Karuna Therapeutics, Inc. (NASDAQ: KRTX), a biopharmaceutical company driven to discover, develop, and deliver transformative medicines for people living with psychiatric and neurological conditions, today announced positive results from its Phase 1b open-label, eight-week inpatient trial evaluating the effect of KarXT (xanomeline-trospium) on 24-hour ambulatory blood pressure in adults with schizophrenia demonstrating that KarXT was not associated with increases in blood pressure.

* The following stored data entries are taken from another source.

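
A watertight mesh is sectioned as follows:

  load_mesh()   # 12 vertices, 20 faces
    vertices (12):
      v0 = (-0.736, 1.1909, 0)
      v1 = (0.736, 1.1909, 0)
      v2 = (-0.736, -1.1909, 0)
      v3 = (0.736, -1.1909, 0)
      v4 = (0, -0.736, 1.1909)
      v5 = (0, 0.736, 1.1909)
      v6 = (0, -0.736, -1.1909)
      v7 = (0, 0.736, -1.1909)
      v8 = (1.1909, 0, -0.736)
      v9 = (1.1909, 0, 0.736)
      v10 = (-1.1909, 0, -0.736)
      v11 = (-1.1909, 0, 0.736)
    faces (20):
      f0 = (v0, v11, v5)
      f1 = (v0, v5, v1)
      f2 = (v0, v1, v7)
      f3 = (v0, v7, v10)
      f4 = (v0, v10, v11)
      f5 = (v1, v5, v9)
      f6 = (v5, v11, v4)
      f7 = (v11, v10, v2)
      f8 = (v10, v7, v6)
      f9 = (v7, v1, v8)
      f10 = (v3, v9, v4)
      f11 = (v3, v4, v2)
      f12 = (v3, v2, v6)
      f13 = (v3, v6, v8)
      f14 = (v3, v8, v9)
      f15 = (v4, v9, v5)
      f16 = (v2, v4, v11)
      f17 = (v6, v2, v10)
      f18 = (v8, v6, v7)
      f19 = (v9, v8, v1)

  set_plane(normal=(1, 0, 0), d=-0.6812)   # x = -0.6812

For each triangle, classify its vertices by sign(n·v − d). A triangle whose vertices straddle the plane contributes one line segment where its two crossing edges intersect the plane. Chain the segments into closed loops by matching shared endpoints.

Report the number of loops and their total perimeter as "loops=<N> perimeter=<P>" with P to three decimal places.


Straddling triangles (10 of 20):
  (v0,v11,v5) [--+] → (-0.6812, 0.315005, 0.930695)–(-0.6812, 1.15703, 0.0886703)  len=1.1908
  (v0,v5,v1) [-++] → (-0.6812, 1.15703, 0.0886703)–(-0.6812, 1.1909, 0)  len=0.0949
  (v0,v1,v7) [-++] → (-0.6812, 1.1909, 0)–(-0.6812, 1.15703, -0.0886703)  len=0.0949
  (v0,v7,v10) [-+-] → (-0.6812, 1.15703, -0.0886703)–(-0.6812, 0.315005, -0.930695)  len=1.1908
  (v5,v11,v4) [+-+] → (-0.6812, 0.315005, 0.930695)–(-0.6812, -0.315005, 0.930695)  len=0.6300
  (v10,v7,v6) [-++] → (-0.6812, 0.315005, -0.930695)–(-0.6812, -0.315005, -0.930695)  len=0.6300
  (v3,v4,v2) [++-] → (-0.6812, -1.15703, 0.0886703)–(-0.6812, -1.1909, 0)  len=0.0949
  (v3,v2,v6) [+-+] → (-0.6812, -1.1909, 0)–(-0.6812, -1.15703, -0.0886703)  len=0.0949
  (v2,v4,v11) [-+-] → (-0.6812, -1.15703, 0.0886703)–(-0.6812, -0.315005, 0.930695)  len=1.1908
  (v6,v2,v10) [+--] → (-0.6812, -1.15703, -0.0886703)–(-0.6812, -0.315005, -0.930695)  len=1.1908

Chained into 1 loop(s):
  loop 1: 10 segments, perimeter = 6.4029
Total perimeter = 6.403

loops=1 perimeter=6.403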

The primary endpoint in the trial was the change from baseline at week 8 in 24-hour average ambulatory systolic blood pressure. In the trial, KarXT demonstrated a mean change from baseline to week 8 in 24-hour ambulatory systolic blood pressure of -0.59 mmHg. The upper bound of the two-sided 95% confidence interval for the mean change from baseline to week 8 was 1.60 mmHg, thus ruling out a clinically meaningful increase in blood pressure (defined per FDA guidance as ≥3 mmHg change from baseline). Daytime and nighttime systolic blood pressure measurements showed no meaningful change and were generally consistent with the 24-hour average. Additional vital sign measures collected in the trial, including 24-hour average diastolic blood pressure and heart rate, were consistent with prior trials of KarXT in schizophrenia. Further, KarXT was generally well tolerated, with a side effect profile consistent with prior trials in the EMERGENT program.
“The data from the trial confirms our findings from the EMERGENT trials that suggested KarXT is not associated with a sustained increase in blood pressure in adults with schizophrenia,” said Steve Brannan, M.D., chief medical officer of Karuna Therapeutics. “These results provide a more definitive characterization of the cardiovascular safety profile of KarXT, which substantiates the existing clinical data to date and will supplement our NDA as part of the Day 120 safety update, along with additional safety data, pending filing acceptance.”
The ambulatory blood pressure monitoring trial was designed in line with FDA guidance (Assessment of Pressor Effects of Drugs, Guidance for Industry, February 2022) to provide an accurate assessment of the potential pressor effects of KarXT over a 24-hour period using ambulatory monitoring at baseline and at week 8 in adults with schizophrenia. A total of 133 adults (between the ages of 30-65 years) with a confirmed diagnosis of schizophrenia were enrolled in the trial. Trial participants received a flexible dose of KarXT two times a day (BID) for up to eight weeks. Consistent with the EMERGENT program, nearly 80% of trial participants titrated to and remained at the highest dose level of KarXT 125/30 (125mg xanomeline/30mg trospium) BID.